I'm looking at a nonpass this quarter, and this is the first and hopefully the last time I will fail like this. I guess my plans to catch up never happened between the moving and unpacking and the babysitting and the tutoring. I don't feel like I'm doing much, but when you put it together, I guess I'm spreading myself too thin, and I'm at a point where I can't catch up.
Luckily, I'll be able to retake this class in the winter if I won't be able to make it, and I'll be able to catch up to graduate in four years, hopefully three, if I cram enough summer classes in.
If you had asked me three years ago if I would ever consider a major in the sciences, I would have assumed that you were either 1) crazy or 2) so far off from my social circle that you've no idea who I am. It wasn't that I hated the sciences. Like I've stated before, I'm pretty amazed at the precision of a quark and the advances we've made in this field. But it always seemed like we use science to explain how we live and art to explain why we live, and the latter is what I was always more interested in. Still, asking why isn't so practical in an economy that focuses on the what and the how much.
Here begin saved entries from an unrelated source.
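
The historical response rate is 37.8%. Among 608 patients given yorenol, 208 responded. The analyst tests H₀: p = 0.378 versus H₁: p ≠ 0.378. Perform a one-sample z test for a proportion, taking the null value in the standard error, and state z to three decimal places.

p̂ = 208/608 = 0.342105.
Standard error under H₀: √(0.378×0.622/608) = 0.019665.
z = (0.342105 − 0.378)/0.019665 = -0.035895/0.019665 = -1.825.

z = -1.825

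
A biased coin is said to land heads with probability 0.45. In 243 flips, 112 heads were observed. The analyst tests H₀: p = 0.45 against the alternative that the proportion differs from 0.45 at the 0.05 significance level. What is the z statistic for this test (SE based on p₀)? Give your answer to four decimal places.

p̂ = 112/243 ≈ 0.460905.
SE = √(p₀(1−p₀)/n) = √(0.2475/243) = 0.031914.
z = (0.460905 − 0.45)/0.031914 = 0.010905/0.031914 = 0.3417.
Two-sided p-value ≈ 2·Φ(−0.342) = 0.7326, so at α = 0.05 we fail to reject H₀.

z = 0.3417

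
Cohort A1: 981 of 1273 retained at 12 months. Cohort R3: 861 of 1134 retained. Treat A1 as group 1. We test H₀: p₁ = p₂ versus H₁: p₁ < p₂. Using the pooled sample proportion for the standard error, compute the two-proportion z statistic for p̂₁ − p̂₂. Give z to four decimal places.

z = 0.6565

p̂₁ = 981/1273 = 0.770621, p̂₂ = 861/1134 = 0.759259.
Pooled p̂ = (981+861)/(1273+1134) = 1842/2407 = 0.765268.
SE = √(0.179633 × 0.00166738) = 0.017307.
z = (0.770621 − 0.759259)/0.017307 = 0.011362/0.017307 = 0.6565.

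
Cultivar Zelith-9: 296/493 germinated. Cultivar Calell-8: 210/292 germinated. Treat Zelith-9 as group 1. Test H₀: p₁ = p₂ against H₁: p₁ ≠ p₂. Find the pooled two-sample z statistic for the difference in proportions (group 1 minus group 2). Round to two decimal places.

p̂₁ = 296/493 ≈ 0.60041, p̂₂ = 210/292 ≈ 0.71918.
Pooled p̂ = (296+210)/(493+292) = 506/785 = 0.64459.
SE = √(0.229095 × 0.00545306) = 0.03534.
z = (0.60041 − 0.71918)/0.03534 = -0.11877/0.03534 = -3.36.

z = -3.36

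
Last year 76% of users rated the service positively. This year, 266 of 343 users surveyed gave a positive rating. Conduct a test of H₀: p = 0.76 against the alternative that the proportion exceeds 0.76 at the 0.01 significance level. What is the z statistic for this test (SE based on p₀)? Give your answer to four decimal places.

z = 0.6726

p̂ = 266/343 = 0.775510.
Standard error under H₀: √(0.76×0.24/343) = 0.023060.
z = (0.775510 − 0.76)/0.023060 = 0.015510/0.023060 = 0.6726.
p-value = P(Z > 0.673) ≈ 0.2506; since p > α = 0.01, fail to reject H₀.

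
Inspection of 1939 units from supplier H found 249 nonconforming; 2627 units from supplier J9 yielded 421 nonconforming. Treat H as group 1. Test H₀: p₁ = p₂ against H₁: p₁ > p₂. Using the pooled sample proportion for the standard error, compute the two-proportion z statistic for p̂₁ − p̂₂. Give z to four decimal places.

z = -3.0057

p̂₁ = 249/1939 = 0.128417, p̂₂ = 421/2627 = 0.160259.
Pooled p̂ = (249+421)/(1939+2627) = 670/4566 = 0.146737.
SE = √(p̂(1−p̂)(1/n₁+1/n₂)) = √(0.146737·0.853263·0.000896392) = √(0.000112233) = 0.010594.
z = (0.128417 − 0.160259)/0.010594 = -0.031842/0.010594 = -3.0057.
p-value = P(Z > -3.006) ≈ 0.9987.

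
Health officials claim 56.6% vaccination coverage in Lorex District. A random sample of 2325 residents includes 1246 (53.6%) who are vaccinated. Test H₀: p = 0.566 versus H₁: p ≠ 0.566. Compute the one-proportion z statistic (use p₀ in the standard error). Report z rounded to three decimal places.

p̂ = 1246/2325 ≈ 0.53591.
Standard error under H₀: √(0.566×0.434/2325) = 0.01028.
z = (0.53591 − 0.566)/0.01028 = -0.03009/0.01028 = -2.927.
Two-sided p-value ≈ 2·Φ(−2.927) = 0.0034.

z = -2.927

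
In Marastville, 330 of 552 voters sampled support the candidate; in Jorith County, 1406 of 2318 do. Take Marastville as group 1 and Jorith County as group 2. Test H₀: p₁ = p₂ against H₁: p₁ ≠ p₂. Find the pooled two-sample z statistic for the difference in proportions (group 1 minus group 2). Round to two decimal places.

z = -0.38

p̂₁ = 330/552 = 0.5978, p̂₂ = 1406/2318 = 0.6066.
Pooled p̂ = (330+1406)/(552+2318) = 1736/2870 = 0.6049.
SE = √(p̂(1−p̂)(1/n₁+1/n₂)) = √(0.6049·0.3951·0.002243) = √(0.000536078) = 0.0232.
z = (0.5978 − 0.6066)/0.0232 = -0.0088/0.0232 = -0.38.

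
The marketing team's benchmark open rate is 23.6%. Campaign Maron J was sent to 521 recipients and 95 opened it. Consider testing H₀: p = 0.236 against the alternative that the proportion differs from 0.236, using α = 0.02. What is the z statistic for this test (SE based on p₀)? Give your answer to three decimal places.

z = -2.884

p̂ = 95/521 ≈ 0.182342.
Standard error under H₀: √(0.236×0.764/521) = 0.018603.
z = (0.182342 − 0.236)/0.018603 = -0.053658/0.018603 = -2.884.
p-value = 2·P(Z > 2.884) ≈ 0.0039. With α = 0.02, reject H₀.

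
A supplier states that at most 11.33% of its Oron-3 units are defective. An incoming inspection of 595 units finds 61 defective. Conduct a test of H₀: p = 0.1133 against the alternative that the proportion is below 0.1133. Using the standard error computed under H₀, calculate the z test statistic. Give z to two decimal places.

z = -0.83

p̂ = 61/595 ≈ 0.1025.
SE = √(p₀(1−p₀)/n) = √(0.10046/595) = 0.0130.
z = (0.1025 − 0.1133)/0.0130 = -0.0108/0.0130 = -0.83.
p-value = P(Z < -0.830) ≈ 0.2034.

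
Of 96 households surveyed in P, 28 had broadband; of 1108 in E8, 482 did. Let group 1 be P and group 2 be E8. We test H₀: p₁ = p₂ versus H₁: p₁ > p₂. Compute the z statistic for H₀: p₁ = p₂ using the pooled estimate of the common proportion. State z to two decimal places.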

Right now, I'm not doing as well as I would like. I actually just got a B on one of my humanities essays, and while that's pretty good considering I read the two books the day before and wrote the essay the morning of, a B is never acceptable. But in my defense, I did move everything that belonged in a 1,000 square foot duplex into a 500 square foot apartment the week of whilst studying for both my chemistry and math midterms, so I can't say I decided to squander my time away. And unfortunately, ever since then, I've been running an impossible rat race trying to catch up on everything while babysitting and tutoring, and I don't know. It didn't seem like that much work at first, but I guess it's more than I can handle.
Anyway, I'm determined to salvage my grades for chemistry and humanities. I'm doing fairly OK in chemistry, considering it's a pass/nonpass class. So I'm pretty safe. It's not that likely that I'll get a no pass of I work hard and get through the midterm and final. I'm going to devote all of this weekend to catching up in humanities, though, so hopefully I'll be able to redeem myself and (gee, mayyyyybe) get an A on the next paper. I highly doubt it, but I've done it before in the last course, so one can hope.
I'm not as concerned with academics this quarter as I was last. I am a lot busier, it seems, but I think I've accepted that life sucks and is pretty meaningless. So I can probably take things in stride. Honestly, it'd be great if I make it to pharm school, but if that doesn't happen then it doesn't happen. It's not the end of the world.
But for now, I'm going to take what I have and do what I can. Let's hope next quarter will be better.